O Libertad até ofereceu alguma resistência, mas nem Guiñazú mostrou-se capaz de parar Tinga, Fernandão, Sóbis e cia: Inter na final! Isso mesmo, Inter na final! Rômulo não podia crer. Não podia ser verdade. Como pode? Como pode? Está acontecendo mesmo? E Jezebel já começava a desmoronar por dentro. Menos mal que o adversário seria o grande São Paulo, tri campeão da Libertadores, imbatível no Morumbi, temido por todos e respeitado até pelo Boca Juniors. Não era pouca coisa. E não seria o “timinho da beira do lago” que quebraria a lógica que se desenhava no horizonte do continente. “Só o meu Grêmio, imortal tricolor, copeiro e peleador, poderia jogar de igual pra igual com o tricolor paulista, afinal, nada pode ser maior.” Delirava a gostosa.
“Bah, chegar à final já é um grande feito. O negócio é encarar o vice campeonato com dignidade, com honradez. Se perder de pouco, é lucro.” Pensava Rômulo, por óbvio.
Primeiro jogo e Sóbis “rasga e pisa em cima da camisa do São Paulo” em pleno Morumbi. Resultado de 2x1 pro Colorado e o jogo de volta para um Beira-rio de 60 mil almas afortunadas.
“Puta que pariu! A “macacada” ganhou lá. Aqui vai ser foda! Será que vou ter mesmo que dar pra esse colorado maldito?” Pensava uma angustiada Jezebel.
“Maravilha! Ganhamos! Que sorte! Que sorte!
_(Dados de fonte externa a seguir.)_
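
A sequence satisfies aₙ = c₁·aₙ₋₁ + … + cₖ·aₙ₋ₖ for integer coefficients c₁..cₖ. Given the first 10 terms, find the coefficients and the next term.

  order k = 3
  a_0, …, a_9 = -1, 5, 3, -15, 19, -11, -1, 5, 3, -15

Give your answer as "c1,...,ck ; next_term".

-2,-2,-1 ; 19

  a_3 = -2·3 + -2·5 + -1·-1 = -15
  a_4 = -2·-15 + -2·3 + -1·5 = 19
  a_5 = -2·19 + -2·-15 + -1·3 = -11
  a_6 = -2·-11 + -2·19 + -1·-15 = -1
  a_7 = -2·-1 + -2·-11 + -1·19 = 5
  a_8 = -2·5 + -2·-1 + -1·-11 = 3
  a_9 = -2·3 + -2·5 + -1·-1 = -15
  a_10 = -2·-15 + -2·3 + -1·5 = 19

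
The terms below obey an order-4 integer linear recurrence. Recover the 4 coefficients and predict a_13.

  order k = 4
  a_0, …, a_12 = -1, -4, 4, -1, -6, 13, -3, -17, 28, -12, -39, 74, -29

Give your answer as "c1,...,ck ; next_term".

0,-1,1,-2 ; -89

  a_4 = 0·-1 + -1·4 + 1·-4 + -2·-1 = -6
  a_5 = 0·-6 + -1·-1 + 1·4 + -2·-4 = 13
  a_6 = 0·13 + -1·-6 + 1·-1 + -2·4 = -3
  a_7 = 0·-3 + -1·13 + 1·-6 + -2·-1 = -17
  a_8 = 0·-17 + -1·-3 + 1·13 + -2·-6 = 28
  a_9 = 0·28 + -1·-17 + 1·-3 + -2·13 = -12
  a_10 = 0·-12 + -1·28 + 1·-17 + -2·-3 = -39
  a_11 = 0·-39 + -1·-12 + 1·28 + -2·-17 = 74
  a_12 = 0·74 + -1·-39 + 1·-12 + -2·28 = -29
  a_13 = 0·-29 + -1·74 + 1·-39 + -2·-12 = -89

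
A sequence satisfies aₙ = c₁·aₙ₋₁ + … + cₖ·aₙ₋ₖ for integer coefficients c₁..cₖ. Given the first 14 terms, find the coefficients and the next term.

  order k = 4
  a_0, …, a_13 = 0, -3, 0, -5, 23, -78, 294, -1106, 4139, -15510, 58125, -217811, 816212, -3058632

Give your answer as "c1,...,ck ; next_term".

-4,-1,-1,-3 ; 11461752

  a_4 = -4·-5 + -1·0 + -1·-3 + -3·0 = 23
  a_5 = -4·23 + -1·-5 + -1·0 + -3·-3 = -78
  a_6 = -4·-78 + -1·23 + -1·-5 + -3·0 = 294
  a_7 = -4·294 + -1·-78 + -1·23 + -3·-5 = -1106
  a_8 = -4·-1106 + -1·294 + -1·-78 + -3·23 = 4139
  a_9 = -4·4139 + -1·-1106 + -1·294 + -3·-78 = -15510
  a_10 = -4·-15510 + -1·4139 + -1·-1106 + -3·294 = 58125
  a_11 = -4·58125 + -1·-15510 + -1·4139 + -3·-1106 = -217811
  a_12 = -4·-217811 + -1·58125 + -1·-15510 + -3·4139 = 816212
  a_13 = -4·816212 + -1·-217811 + -1·58125 + -3·-15510 = -3058632
  a_14 = -4·-3058632 + -1·816212 + -1·-217811 + -3·58125 = 11461752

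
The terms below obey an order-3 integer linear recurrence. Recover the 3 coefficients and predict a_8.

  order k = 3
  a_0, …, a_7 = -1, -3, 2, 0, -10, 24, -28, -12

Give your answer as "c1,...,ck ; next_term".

-2,-2,2 ; 128

  a_3 = -2·2 + -2·-3 + 2·-1 = 0
  a_4 = -2·0 + -2·2 + 2·-3 = -10
  a_5 = -2·-10 + -2·0 + 2·2 = 24
  a_6 = -2·24 + -2·-10 + 2·0 = -28
  a_7 = -2·-28 + -2·24 + 2·-10 = -12
  a_8 = -2·-12 + -2·-28 + 2·24 = 128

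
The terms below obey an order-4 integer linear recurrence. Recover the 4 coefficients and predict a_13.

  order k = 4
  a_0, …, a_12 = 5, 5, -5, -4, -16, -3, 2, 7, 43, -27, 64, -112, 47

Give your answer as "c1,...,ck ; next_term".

  a_4 = -1·-4 + 1·-5 + 0·5 + -3·5 = -16
  a_5 = -1·-16 + 1·-4 + 0·-5 + -3·5 = -3
  a_6 = -1·-3 + 1·-16 + 0·-4 + -3·-5 = 2
  a_7 = -1·2 + 1·-3 + 0·-16 + -3·-4 = 7
  a_8 = -1·7 + 1·2 + 0·-3 + -3·-16 = 43
  a_9 = -1·43 + 1·7 + 0·2 + -3·-3 = -27
  a_10 = -1·-27 + 1·43 + 0·7 + -3·2 = 64
  a_11 = -1·64 + 1·-27 + 0·43 + -3·7 = -112
  a_12 = -1·-112 + 1·64 + 0·-27 + -3·43 = 47
  a_13 = -1·47 + 1·-112 + 0·64 + -3·-27 = -78

-1,1,0,-3 ; -78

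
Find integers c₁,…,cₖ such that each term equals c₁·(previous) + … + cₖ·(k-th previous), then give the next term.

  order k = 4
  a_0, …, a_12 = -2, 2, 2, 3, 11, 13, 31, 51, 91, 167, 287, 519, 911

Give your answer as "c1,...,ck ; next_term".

1,2,0,-2 ; 1615

  a_4 = 1·3 + 2·2 + 0·2 + -2·-2 = 11
  a_5 = 1·11 + 2·3 + 0·2 + -2·2 = 13
  a_6 = 1·13 + 2·11 + 0·3 + -2·2 = 31
  a_7 = 1·31 + 2·13 + 0·11 + -2·3 = 51
  a_8 = 1·51 + 2·31 + 0·13 + -2·11 = 91
  a_9 = 1·91 + 2·51 + 0·31 + -2·13 = 167
  a_10 = 1·167 + 2·91 + 0·51 + -2·31 = 287
  a_11 = 1·287 + 2·167 + 0·91 + -2·51 = 519
  a_12 = 1·519 + 2·287 + 0·167 + -2·91 = 911
  a_13 = 1·911 + 2·519 + 0·287 + -2·167 = 1615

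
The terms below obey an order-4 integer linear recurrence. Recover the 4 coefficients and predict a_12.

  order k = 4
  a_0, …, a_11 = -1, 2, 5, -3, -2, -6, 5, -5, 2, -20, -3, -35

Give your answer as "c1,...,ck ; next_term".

  a_4 = 1·-3 + 1·5 + -1·2 + 2·-1 = -2
  a_5 = 1·-2 + 1·-3 + -1·5 + 2·2 = -6
  a_6 = 1·-6 + 1·-2 + -1·-3 + 2·5 = 5
  a_7 = 1·5 + 1·-6 + -1·-2 + 2·-3 = -5
  a_8 = 1·-5 + 1·5 + -1·-6 + 2·-2 = 2
  a_9 = 1·2 + 1·-5 + -1·5 + 2·-6 = -20
  a_10 = 1·-20 + 1·2 + -1·-5 + 2·5 = -3
  a_11 = 1·-3 + 1·-20 + -1·2 + 2·-5 = -35
  a_12 = 1·-35 + 1·-3 + -1·-20 + 2·2 = -14

1,1,-1,2 ; -14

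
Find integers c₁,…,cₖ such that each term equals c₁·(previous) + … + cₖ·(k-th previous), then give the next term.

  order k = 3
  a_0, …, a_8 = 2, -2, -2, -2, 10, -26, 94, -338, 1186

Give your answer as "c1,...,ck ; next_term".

  a_3 = -3·-2 + 1·-2 + -3·2 = -2
  a_4 = -3·-2 + 1·-2 + -3·-2 = 10
  a_5 = -3·10 + 1·-2 + -3·-2 = -26
  a_6 = -3·-26 + 1·10 + -3·-2 = 94
  a_7 = -3·94 + 1·-26 + -3·10 = -338
  a_8 = -3·-338 + 1·94 + -3·-26 = 1186
  a_9 = -3·1186 + 1·-338 + -3·94 = -4178

-3,1,-3 ; -4178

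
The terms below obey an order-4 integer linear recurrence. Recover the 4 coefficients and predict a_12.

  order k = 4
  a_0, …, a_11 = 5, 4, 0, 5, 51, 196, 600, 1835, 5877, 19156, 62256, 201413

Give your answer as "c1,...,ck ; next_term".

4,-4,4,3 ; 650883

  a_4 = 4·5 + -4·0 + 4·4 + 3·5 = 51
  a_5 = 4·51 + -4·5 + 4·0 + 3·4 = 196
  a_6 = 4·196 + -4·51 + 4·5 + 3·0 = 600
  a_7 = 4·600 + -4·196 + 4·51 + 3·5 = 1835
  a_8 = 4·1835 + -4·600 + 4·196 + 3·51 = 5877
  a_9 = 4·5877 + -4·1835 + 4·600 + 3·196 = 19156
  a_10 = 4·19156 + -4·5877 + 4·1835 + 3·600 = 62256
  a_11 = 4·62256 + -4·19156 + 4·5877 + 3·1835 = 201413
  a_12 = 4·201413 + -4·62256 + 4·19156 + 3·5877 = 650883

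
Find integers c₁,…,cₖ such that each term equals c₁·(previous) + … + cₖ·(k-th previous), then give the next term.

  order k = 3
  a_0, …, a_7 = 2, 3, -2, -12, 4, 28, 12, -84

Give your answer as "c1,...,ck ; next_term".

  a_3 = -1·-2 + -2·3 + -4·2 = -12
  a_4 = -1·-12 + -2·-2 + -4·3 = 4
  a_5 = -1·4 + -2·-12 + -4·-2 = 28
  a_6 = -1·28 + -2·4 + -4·-12 = 12
  a_7 = -1·12 + -2·28 + -4·4 = -84
  a_8 = -1·-84 + -2·12 + -4·28 = -52

-1,-2,-4 ; -52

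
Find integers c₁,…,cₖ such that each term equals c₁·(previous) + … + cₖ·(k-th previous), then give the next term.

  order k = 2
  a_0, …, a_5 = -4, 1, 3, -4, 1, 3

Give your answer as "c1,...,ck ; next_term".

-1,-1 ; -4

  a_2 = -1·1 + -1·-4 = 3
  a_3 = -1·3 + -1·1 = -4
  a_4 = -1·-4 + -1·3 = 1
  a_5 = -1·1 + -1·-4 = 3
  a_6 = -1·3 + -1·1 = -4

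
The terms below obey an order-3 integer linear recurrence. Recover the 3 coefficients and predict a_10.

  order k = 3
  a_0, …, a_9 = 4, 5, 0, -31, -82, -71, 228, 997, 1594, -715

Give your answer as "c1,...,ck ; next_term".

  a_3 = 2·0 + -3·5 + -4·4 = -31
  a_4 = 2·-31 + -3·0 + -4·5 = -82
  a_5 = 2·-82 + -3·-31 + -4·0 = -71
  a_6 = 2·-71 + -3·-82 + -4·-31 = 228
  a_7 = 2·228 + -3·-71 + -4·-82 = 997
  a_8 = 2·997 + -3·228 + -4·-71 = 1594
  a_9 = 2·1594 + -3·997 + -4·228 = -715
  a_10 = 2·-715 + -3·1594 + -4·997 = -10200

2,-3,-4 ; -10200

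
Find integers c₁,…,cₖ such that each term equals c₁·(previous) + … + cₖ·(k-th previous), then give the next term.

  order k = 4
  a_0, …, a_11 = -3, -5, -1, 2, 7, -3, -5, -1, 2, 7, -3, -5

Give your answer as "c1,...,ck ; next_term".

-1,-1,-1,-1 ; -1

  a_4 = -1·2 + -1·-1 + -1·-5 + -1·-3 = 7
  a_5 = -1·7 + -1·2 + -1·-1 + -1·-5 = -3
  a_6 = -1·-3 + -1·7 + -1·2 + -1·-1 = -5
  a_7 = -1·-5 + -1·-3 + -1·7 + -1·2 = -1
  a_8 = -1·-1 + -1·-5 + -1·-3 + -1·7 = 2
  a_9 = -1·2 + -1·-1 + -1·-5 + -1·-3 = 7
  a_10 = -1·7 + -1·2 + -1·-1 + -1·-5 = -3
  a_11 = -1·-3 + -1·7 + -1·2 + -1·-1 = -5
  a_12 = -1·-5 + -1·-3 + -1·7 + -1·2 = -1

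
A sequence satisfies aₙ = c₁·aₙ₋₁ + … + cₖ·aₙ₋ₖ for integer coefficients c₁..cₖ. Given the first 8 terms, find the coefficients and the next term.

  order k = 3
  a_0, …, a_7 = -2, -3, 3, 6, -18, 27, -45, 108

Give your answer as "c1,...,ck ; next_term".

-3,-3,-3 ; -270

  a_3 = -3·3 + -3·-3 + -3·-2 = 6
  a_4 = -3·6 + -3·3 + -3·-3 = -18
  a_5 = -3·-18 + -3·6 + -3·3 = 27
  a_6 = -3·27 + -3·-18 + -3·6 = -45
  a_7 = -3·-45 + -3·27 + -3·-18 = 108
  a_8 = -3·108 + -3·-45 + -3·27 = -270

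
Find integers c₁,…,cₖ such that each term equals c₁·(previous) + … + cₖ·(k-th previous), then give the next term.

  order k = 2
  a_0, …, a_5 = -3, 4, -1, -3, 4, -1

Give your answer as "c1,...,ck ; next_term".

-1,-1 ; -3

  a_2 = -1·4 + -1·-3 = -1
  a_3 = -1·-1 + -1·4 = -3
  a_4 = -1·-3 + -1·-1 = 4
  a_5 = -1·4 + -1·-3 = -1
  a_6 = -1·-1 + -1·4 = -3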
Pena que foi só de 2x1. Será pouco pra segurar o São Paulo aqui.” Resignava-se Rômulo.
O resultado de 2x2 no Gigante foi suficiente pro Colorado vergar os paulistas e cravar definitivamente seu nome na plaquinha de bronze do enorme troféu da Libertadores.
“ARRRGGGGGHHHH!!!! Eu não acredito que isso esteja acontecendo. Esse é o pior dia da minha vida! Meu consolo é que campeões do mundo eles não serão. Isso é coisa pro meu Grêmio. Afinal, nada pode ser maior.”
“AHHHHHHHHHHHH!!!! Eu não acredito que isso esteja acontecendo. Esse é o melhor dia da minha vida! Tá certo que não seremos campeões do mundo, mas assim já tá bom demais!” Vacinava-se o Rômulo.
Sem perceber, Rômulo voltava a sorrir e sua vida aos poucos saía do preto e branco. O que não faz um grande título do clube do coração? Tá certo que ele ainda queria comer a gostosa da Jezebel, mas até mesmo a impossibilidade disso ocorrer não o atormentava tanto. Já estava resignado com a iminente derrocada colorada no Japão, o que automaticamente lhe vedaria qualquer acesso à gostosa. “Simplesmente não há como vencer o Barcelona, do Dentuço!” Deduziu Rômulo.
Jezebel, não. Ela já não tinha tanta certeza assim de que o Colorado fosse fazer fiasco no mundial. Uma certa insegurança já começava a cutucar-lhe os nervos, ainda que mantivesse uma postura de confiança plena nos rivais do Colorado, pelo menos para quem a visse de fora. Naquele momento, nada podia ser maior que sua dúvida...
(Parte 2)
Tóquio, dezembro de 2006. Os egípcios do Al Ahly bem que tentaram. Marcaram Fernandão, Iarley e outros “figurões” do time, mas esqueceram da molecada do celeiro: Alexandre Pato e Luis Adriano encaminharam o Colorado para Yokohama.
Jezebel: “Ai, ai, ai... esses guris de merda quase me fizeram chorar de tristeza... e o pior é que corro mesmo o risco de dar para um colorado. O Barça é minha última esperança.”
Rômulo: “Ah, ah, ah... esses guris de ouro me fizeram chorar de alegria. Pena que não corro o risco de comer a Jezebel, gremista gostosa. Contra o Barça, não há esperança.”.
A atuação do Barça contra o América do México de certa maneira reconfortou o coração de Jezebel e reforçou a falta de crença que Rômulo nutria pelo próprio time do coração. Placar de 4x0 pró-Barça e uma aula irretocável de futebol artístico, plástico, memorável...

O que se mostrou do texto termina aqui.